A PACKED meeting at Caerleon Town Hall this Saturday, November 25, gave a “clear-cut verdict” on local support for a new train station.

Activists and residents listened to Ted Hand and Phil Inskip, both leading figures in the successful Magor campaign, before voting overwhelmingly to campaign for a new station of their own.

The former Caerleon station, which is still visible below the bridge on Lodge Road, closed in 1962.

Despite conversations around a replacement in recent years, the town has been omitted from Transport for Wales’ plans which will see new stations for Newport West, Somerton and Llanwern.

South Wales Argus: Caerleon Civic Society hosted the meeting to gauge support - and the verdict was clear

Caerleon Civic Society chair Chris Thomas, hosting the meeting, emphasised the group’s intention to gauge support rather than endorse it – but the support was clear even across party divides.

“It was emphasised at the beginning of the meeting that it was non-party political,” said Welsh Labour councillor Stephen Cocks. “The purpose was to make this a community campaign with everyone pulling together.

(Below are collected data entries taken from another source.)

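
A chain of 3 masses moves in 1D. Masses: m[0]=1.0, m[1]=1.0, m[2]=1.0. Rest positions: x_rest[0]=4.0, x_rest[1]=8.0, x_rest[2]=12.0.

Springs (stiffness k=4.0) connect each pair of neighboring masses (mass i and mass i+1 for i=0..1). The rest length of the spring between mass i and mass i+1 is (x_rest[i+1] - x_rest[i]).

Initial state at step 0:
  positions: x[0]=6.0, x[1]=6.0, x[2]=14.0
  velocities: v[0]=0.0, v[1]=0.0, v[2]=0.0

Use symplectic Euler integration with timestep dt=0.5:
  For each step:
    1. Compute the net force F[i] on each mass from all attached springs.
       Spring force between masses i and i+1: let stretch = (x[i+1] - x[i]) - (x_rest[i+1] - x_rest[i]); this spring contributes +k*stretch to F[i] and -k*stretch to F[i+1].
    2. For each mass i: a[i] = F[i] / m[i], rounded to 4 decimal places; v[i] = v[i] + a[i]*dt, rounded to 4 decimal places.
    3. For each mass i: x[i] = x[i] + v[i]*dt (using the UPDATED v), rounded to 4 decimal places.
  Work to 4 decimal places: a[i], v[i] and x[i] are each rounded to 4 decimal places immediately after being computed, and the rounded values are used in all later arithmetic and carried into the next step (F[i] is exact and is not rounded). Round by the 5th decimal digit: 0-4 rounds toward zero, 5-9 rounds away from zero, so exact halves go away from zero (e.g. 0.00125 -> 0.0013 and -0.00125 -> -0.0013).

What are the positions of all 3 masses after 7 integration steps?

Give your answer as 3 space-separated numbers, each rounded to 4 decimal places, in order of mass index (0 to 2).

Answer: 2.0000 14.0000 10.0000

Derivation:
Step 0: x=[6.0000 6.0000 14.0000] v=[0.0000 0.0000 0.0000]
Step 1: x=[2.0000 14.0000 10.0000] v=[-8.0000 16.0000 -8.0000]
Step 2: x=[6.0000 6.0000 14.0000] v=[8.0000 -16.0000 8.0000]
Step 3: x=[6.0000 6.0000 14.0000] v=[0.0000 0.0000 0.0000]
Step 4: x=[2.0000 14.0000 10.0000] v=[-8.0000 16.0000 -8.0000]
Step 5: x=[6.0000 6.0000 14.0000] v=[8.0000 -16.0000 8.0000]
Step 6: x=[6.0000 6.0000 14.0000] v=[0.0000 0.0000 0.0000]
Step 7: x=[2.0000 14.0000 10.0000] v=[-8.0000 16.0000 -8.0000]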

“There will be a need to win over bodies such as Transport for Wales and Network Rail. There will also be local issues to resolve, such as on street parking, but there are also many pluses,” said Cllr Cocks.

“Rail travel is becoming much more geared to leisure travel and Caerleon has the potential to become a heritage destination of international importance.”

He warned the campaign would be long and challenging - something echoed by Mr Hand who likened the Magor campaign to a “David and Goliath task”.

“A key to success in Magor has been the new concept of a walkway station,” he said. “People walk or cycle to the station. There is no parking, other than a small number of disabled spaces, and there are measures to control parking on surrounding streets.”

South Wales Argus: Magor campaigner Ted Hand warned attendees of the "David and Goliath task" ahead

Former Welsh Conservative campaigner for Newport West Michael Enea, praising the “political unity” on the issue, expressed his preference for a “drop and drive” station to accommodate disabled travellers who may not be able to walk.

Laura Anne Jones, Welsh Conservative MS for South Wales East, said: “Once again, people in my region are feeling let down and forgotten about by the Welsh Labour Government.

“The time to act is now and I will be supporting the people of Caerleon in their bid to finally see the station, which would undoubtedly be well-used, built.

“It is imperative that we, of all party colours, now work together to put pressure on TfW and the Welsh Labour Government to make a railway station for Caerleon a reality.”

TfW is undertaking a Metro Enhancement Framework study which will look at the possibility of new stations on the Marches Line, alongside bus and active travel options between Caerleon and Newport, a Welsh Government spokesperson has said.